The crux of this argument has nothing to do with societal togetherness or anything so fuzzy - expanded early voting opens the door to increased Democratic turnout, because the same voters who may have skipped the line or been discouraged by some external factor that made waiting to vote problematic now have days, if not weeks of opportunity to cast that same vote. There's no element of democracy so problematic as the opportunity for your fellow citizens to make a choice you don't like.
"Real" Americans? Really?
The fact that McCain/Palin is actively pursuing the unabashedly fascist tactic of dividing Americans into "real" Americans and the rest of us* has caused me to do some personal accounting. After all, I've been both a "real" American and a "fake" one in my time. ("Real" seems to indicate a white person living in a rural area. Contrary to media stereotypes, "rural" is not synonymous with "white".) And when I lived in "real" America---a small, Republican-dominated town---I can assure you we didn't think of ourselves as living in anywhere "real". If anything, the joke around town was that we were far away from civilization, and that if you didn't get out to visit the real world on occasion, you'd lose your perspective.
From that point of view, I have to say that the idiots who puff themselves up about being "real" Americans are reacting defensively. When you live in a small town, you're acutely aware of the fact that the national character is defined in no small part by what happens in the cities. When people think of Texas, they think "Dallas", "San Antonio" or "Houston". They sure as fuck don't think, "Alpine". And because that will never change, politicians will have a go-to way forever to press the resentment button and get people into a place where they're bickering over who is a "real" American. Unfortunately, as we're seeing now, that has a strong potential to slide into outright fascist thinking, where huge parts of the population are deemed illegitimate voters, and any means necessary are invoked to disempower them.

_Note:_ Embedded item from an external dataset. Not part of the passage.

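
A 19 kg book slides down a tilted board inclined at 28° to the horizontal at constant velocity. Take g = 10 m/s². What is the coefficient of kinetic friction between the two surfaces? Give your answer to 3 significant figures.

At constant velocity the net force along the incline is zero: mg sin 28° = μ mg cos 28°.
So μ = tan 28° = 0.4695 / 0.8829 = 0.5318.

0.532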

One cure would be to change the electoral college so it more closely reflects the actual will of the voters. That Obama could get 55% of the vote and still lose is a travesty. Rural voters have a toxic mix of having more than one vote per person in the final shakeout of things, but they feel left out of society because the cultural and political centers that define America are in the cities. It tempts them to use their power to punish the rest of us. We could either move to a system where states split up electoral votes, or better yet, abolish the electoral college altogether. If Democrats get a strong majority and win the Presidency, they need to make this a priority.
*A tactic that won't help them win, but scarily will help them nurture a sense of grievance that will allow Republican voters to embrace other fascist tactics, such as storming ballot-counting buildings or staking out polling places to intimidate voters they consider illegitimate, which is already happening.